Siteman Reunites Transplant Patient and Donor
Sept. 20. 2006 – “SMUD the bear” has seen a lot over the past couple of years.
As a constant companion of Angela Otten, the stuffed animal has been with her through numerous health problems, most significantly a bone marrow transplant and five hospitalizations.
SMUD was in for more than he bargained for as he stood with St. Charles native Otten, 20, in front of a crowd of over 400 people at the Ritz-Carlton Hotel ballroom on September 15.
He got to meet the person who saved his companion’s life.
As the Siteman Cancer Center at Barnes-Jewish Hospital and Washington University School of Medicine held its 13th annual “Bone Marrow Transplant Survivorship Celebration” at the Ritz, Otten was introduced as the evening’s final speaker by John DiPersio, MD, PhD, director of the section of BMT/Leukemia and medical oncology at Siteman.
She spoke of her illness, and the struggles she’s had through a leukemia diagnosis at 18 years old. She spoke about how her life changed from looking forward to college at Truman State University to being devastated by a cancer diagnosis three weeks after her high school graduation and how only a bone marrow transplant would save her life. She thanked everyone close to her who helped her through her illness after she had her transplant, namely her mom Peggy and friend Emily.
But she had special thanks to a man she had never met.
“I thank the donor who took time out of his life to save mine,” said Otten.
She spoke of an unrelated donor, who made possible a stem cell transplant on November 12, 2004 that saved her life. He had not only given her the gift of life, but the gift of the stuffed animal she named “SMUD” (an acronym in part for “Slightly Mismatched Unrelated Donor.”) While they had only communicated through third parties due to rules from the National Marrow Donor Program, they had shared letters and she hoped one day to meet him and thank him.
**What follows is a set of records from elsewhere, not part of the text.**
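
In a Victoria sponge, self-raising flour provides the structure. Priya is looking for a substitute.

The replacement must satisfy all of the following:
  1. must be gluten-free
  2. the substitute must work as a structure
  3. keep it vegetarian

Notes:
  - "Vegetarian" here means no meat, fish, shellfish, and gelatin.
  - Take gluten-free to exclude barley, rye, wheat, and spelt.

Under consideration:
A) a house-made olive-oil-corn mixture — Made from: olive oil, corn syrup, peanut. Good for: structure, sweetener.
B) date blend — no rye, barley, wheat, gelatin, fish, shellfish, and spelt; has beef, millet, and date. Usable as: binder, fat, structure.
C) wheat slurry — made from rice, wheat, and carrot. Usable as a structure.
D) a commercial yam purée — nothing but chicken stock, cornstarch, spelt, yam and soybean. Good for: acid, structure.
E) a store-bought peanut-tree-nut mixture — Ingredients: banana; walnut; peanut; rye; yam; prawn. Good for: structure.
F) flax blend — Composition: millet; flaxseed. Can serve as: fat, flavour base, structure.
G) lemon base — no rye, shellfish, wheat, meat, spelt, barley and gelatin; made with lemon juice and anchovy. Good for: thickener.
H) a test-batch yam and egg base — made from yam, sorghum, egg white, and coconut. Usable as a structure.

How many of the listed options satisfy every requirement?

3

A: every rule checks out — valid
B: has beef, so not vegetarian — reject
C: has wheat, so not gluten-free — out
D: has chicken stock, so not vegetarian; has spelt, so not gluten-free — reject
E: has prawn, so not vegetarian; has rye, so not gluten-free — no
F: gluten-free, vegetarian — valid
G: not usable as a structure; has anchovy, so not vegetarian — no
H: works as a structure, gluten-free, vegetarian — OK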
It was then Dr. DiPersio made her wish possible. Roy McLain, walked to the stage with his wife Kristie and nine year-old daughter Heather. McLain, 32, had traveled from his hometown of Benton, TN to meet the stranger who meant so much to him.
“I had donated blood hoping to be a match a girl named Kayla, the daughter of a lady I worked with,” said McLain. “I wasn’t a match, but a couple of months later I got a call saying I was a match for someone else and they asked if I’d donate.”
There was no hesitation. “It made me feel great being able to help somebody,” said McLain. “It’s an honor many don’t get and that’s a chance to save another’s life.”
“We always talked about who the donor might be,” said Otten. “I can’t describe how great it is to finally meet him.”
It’s the second year in the 13-year history of the bone marrow transplant event that a recipient met a donor for the first time. “It’s all part of honoring the patients through the strength and courage as they go through the transplant process,” said Linda Laub, RN, outpatient nursing manager in the division of stem cell transplantation, leukemia and lymphoma at Siteman.
Overall, the Siteman Cancer Center's Bone Marrow Transplant Program is one of the largest in the world. Since 1975, over 3,000 patients have received bone marrow or stem cell transplants for diseases such as leukemia, Hodgkin’s disease, and advanced stages of breast and ovarian cancer through the program.
Otten said if not for donors like McLain, none of it would be possible. “I owe him so much.”
In addition to the reunion between Otten and McLain, two American Airlines tickets were raffled off to one lucky transplant survivor. The winner, Sharon Boyer of St. Charles – transplanted June 14, 1999 – is thinking of using the tickets for a trip to Hawaii.